In the case of Microsoft, for example, Mosaic calls on retail accounts in every jurisdiction it is in, making sure retail and promotional materials are in place and providing their client with feedback and data on standards. As such, Mosaic is part of Microsoft’s supply-chain management system, and they have essentially created new marketing space.

Event marketing is a beast of a seemingly different stripe, though the game appears to have changed there, too. One advantage of these types of marketing initiatives is the cost-effectiveness of targeting a niche audience in an extremely interactive way.

Deborah Weinstein, president of Strategic Objectives, a Toronto-based promotional firm says that with respect to recent efforts with Seagram’s Captain Morgan brand, ‘They decided on Pride week to bring it into Canada.

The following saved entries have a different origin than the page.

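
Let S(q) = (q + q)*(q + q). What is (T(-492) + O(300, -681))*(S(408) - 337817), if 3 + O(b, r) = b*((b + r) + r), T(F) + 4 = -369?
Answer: -104636568064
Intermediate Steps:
T(F) = -373 (T(F) = -4 - 369 = -373)
S(q) = 4*q² (S(q) = (2*q)*(2*q) = 4*q²)
O(b, r) = -3 + b*(b + 2*r) (O(b, r) = -3 + b*((b + r) + r) = -3 + b*(b + 2*r))
(T(-492) + O(300, -681))*(S(408) - 337817) = (-373 + (-3 + 300² + 2*300*(-681)))*(4*408² - 337817) = (-373 + (-3 + 90000 - 408600))*(4*166464 - 337817) = (-373 - 318603)*(665856 - 337817) = -318976*328039 = -104636568064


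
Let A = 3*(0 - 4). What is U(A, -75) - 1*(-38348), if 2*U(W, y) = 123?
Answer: 76819/2 ≈ 38410.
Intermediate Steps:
A = -12 (A = 3*(-4) = -12)
U(W, y) = 123/2 (U(W, y) = (½)*123 = 123/2)
U(A, -75) - 1*(-38348) = 123/2 - 1*(-38348) = 123/2 + 38348 = 76819/2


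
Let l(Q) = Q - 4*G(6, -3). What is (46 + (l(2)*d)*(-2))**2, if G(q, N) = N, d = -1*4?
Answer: 24964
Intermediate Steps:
d = -4
l(Q) = 12 + Q (l(Q) = Q - 4*(-3) = Q + 12 = 12 + Q)
(46 + (l(2)*d)*(-2))**2 = (46 + ((12 + 2)*(-4))*(-2))**2 = (46 + (14*(-4))*(-2))**2 = (46 - 56*(-2))**2 = (46 + 112)**2 = 158**2 = 24964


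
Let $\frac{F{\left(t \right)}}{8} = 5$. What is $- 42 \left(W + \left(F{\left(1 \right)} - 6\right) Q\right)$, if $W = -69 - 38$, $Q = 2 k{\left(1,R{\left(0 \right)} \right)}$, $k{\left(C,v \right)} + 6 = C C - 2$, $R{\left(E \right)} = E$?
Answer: $24486$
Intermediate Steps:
$F{\left(t \right)} = 40$ ($F{\left(t \right)} = 8 \cdot 5 = 40$)
$k{\left(C,v \right)} = -8 + C^{2}$ ($k{\left(C,v \right)} = -6 + \left(C C - 2\right) = -6 + \left(C^{2} - 2\right) = -6 + \left(-2 + C^{2}\right) = -8 + C^{2}$)
$Q = -14$ ($Q = 2 \left(-8 + 1^{2}\right) = 2 \left(-8 + 1\right) = 2 \left(-7\right) = -14$)
$W = -107$
$- 42 \left(W + \left(F{\left(1 \right)} - 6\right) Q\right) = - 42 \left(-107 + \left(40 - 6\right) \left(-14\right)\right) = - 42 \left(-107 + 34 \left(-14\right)\right) = - 42 \left(-107 - 476\right) = \left(-42\right) \left(-583\right) = 24486$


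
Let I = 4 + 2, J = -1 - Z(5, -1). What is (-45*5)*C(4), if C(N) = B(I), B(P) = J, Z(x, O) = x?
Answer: 1350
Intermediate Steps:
J = -6 (J = -1 - 1*5 = -1 - 5 = -6)
I = 6
B(P) = -6
C(N) = -6
(-45*5)*C(4) = -45*5*(-6) = -225*(-6) = 1350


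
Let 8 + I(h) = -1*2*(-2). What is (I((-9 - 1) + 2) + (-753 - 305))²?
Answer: 1127844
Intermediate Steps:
I(h) = -4 (I(h) = -8 - 1*2*(-2) = -8 - 2*(-2) = -8 + 4 = -4)
(I((-9 - 1) + 2) + (-753 - 305))² = (-4 + (-753 - 305))² = (-4 - 1058)² = (-1062)² = 1127844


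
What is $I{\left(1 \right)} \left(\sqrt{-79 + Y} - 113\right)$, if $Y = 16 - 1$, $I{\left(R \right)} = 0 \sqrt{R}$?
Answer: $0$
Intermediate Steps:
$I{\left(R \right)} = 0$
$Y = 15$
$I{\left(1 \right)} \left(\sqrt{-79 + Y} - 113\right) = 0 \left(\sqrt{-79 + 15} - 113\right) = 0 \left(\sqrt{-64} - 113\right) = 0 \left(8 i - 113\right) = 0 \left(-113 + 8 i\right) = 0$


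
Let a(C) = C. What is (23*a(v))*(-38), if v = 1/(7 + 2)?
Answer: -874/9 ≈ -97.111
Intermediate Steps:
v = ⅑ (v = 1/9 = ⅑ ≈ 0.11111)
(23*a(v))*(-38) = (23*(⅑))*(-38) = (23/9)*(-38) = -874/9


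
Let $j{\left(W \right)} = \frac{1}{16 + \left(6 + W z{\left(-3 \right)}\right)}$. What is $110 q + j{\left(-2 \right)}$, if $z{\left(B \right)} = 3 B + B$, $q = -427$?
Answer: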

The idea was to get the captain to interface with key consumers of alcohol, which in this particular case would be the gay community, and also to reach out into the mainstream of Canada.’

Weinstein points to the cost-effectiveness of in-store appearances, media interviews, licensing opportunities and other kinds of participatory activities, versus traditional advertising. ‘Compared to a major media buy, it’s a drop in the bucket. In this case the question was, ‘How do you breathe life into an icon who until now has been an animated character?

In other words, you put the captain on a Hummer, add a couple of ‘Morganettes’ and ‘mates’ to keep him company, and you send him on his swashbuckling way through one of Toronto’s high profile cultural events.

With everyone intent on going beyond the image campaign and getting a bit of street attention, it makes grabbing the consumer’s attention a tougher game.

That, in effect, is what brings up the whole issue of immediate and measured results from outsourced service providers. With Pert Plus, for example, Mosaic played off its ‘sink guy,’ who ran around with a sink, washing people’s hair. ‘We took that into store, and created an event with a very specific brand relevance, turning it into a tool by looking at store volumes where you did it, versus where you didn’t. It used to be that retailers put the fun into things. The manufacturer has to take on that challenge now,’ says Preston.